Non molto dopo era arrivato il tanto atteso “abbinamento”: quella piccolissima fototessera e le poche righe che ci parlavano di Sudarshan, maschietto di cinque anni, ci facevano prendere coscienza che stavamo diventando genitori. Ma solo le forti emozioni, e anche le paure del “non essere adeguati”, provate al momento del nostro primo incontro con lui, in Nepal, quel primo incontro tante volte immaginato e sognato, al quale avevamo provato a prepararci, ci avevano reso consapevoli, improvvisamente, che proprio quel piccolo era nostro figlio.
Raccontare brevemente quello che è accaduto dopo, il rapporto costruito e conquistato giorno per giorno, le difficoltà e le gioie, le incomprensioni e le intese, ci sembra ora cosa difficilissima. Ma possiamo testimoniare che oggi, a distanza di qualche anno, Sudarshan appartiene così completamente e profondamente alle nostre vite da non poter immaginare un amore più grande di quello che proviamo per lui. La serenità e l’allegria che, ogni giorno, dimostra e trasmette ci restituisce il centuplo e ci conferma nelle scelte fatte.
“Namaste”, il saluto in lingua nepali, è stata la prima parola che gli abbiamo sentito pronunciare, con le mani giunte e il capo chino, gli occhi vispi e curiosi, seduto per terra insieme agli altri amichetti dell’istituto; una immagine che non possiamo dimenticare anche per la presenza di quei bambini che, come lui, attendevano l’arrivo di una mamma e di un papà, ma che nonostante tutto ci apparivano allegri e sereni.
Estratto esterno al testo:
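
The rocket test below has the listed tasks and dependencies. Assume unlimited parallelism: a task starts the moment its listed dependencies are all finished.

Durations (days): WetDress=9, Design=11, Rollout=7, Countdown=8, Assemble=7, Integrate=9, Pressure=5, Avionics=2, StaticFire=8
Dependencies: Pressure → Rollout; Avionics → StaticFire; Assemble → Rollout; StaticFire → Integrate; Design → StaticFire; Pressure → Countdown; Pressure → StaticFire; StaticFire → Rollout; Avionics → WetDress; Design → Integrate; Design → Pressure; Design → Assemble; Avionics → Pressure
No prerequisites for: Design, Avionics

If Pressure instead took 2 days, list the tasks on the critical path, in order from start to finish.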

Proprio per questi bimbi, per il loro diritto a vivere una infanzia e una vita “normali”, oggi desideriamo impegnarci (insieme agli amici che con noi hanno vissuto questa avventura): è il desiderio di non considerare chiusa l’esperienza col Nepal, di volerla approfondire e coltivare, anche per dimostrare a nostro figlio che amiamo il suo paese nativo e che non possiamo nè vogliamo dimenticarcene.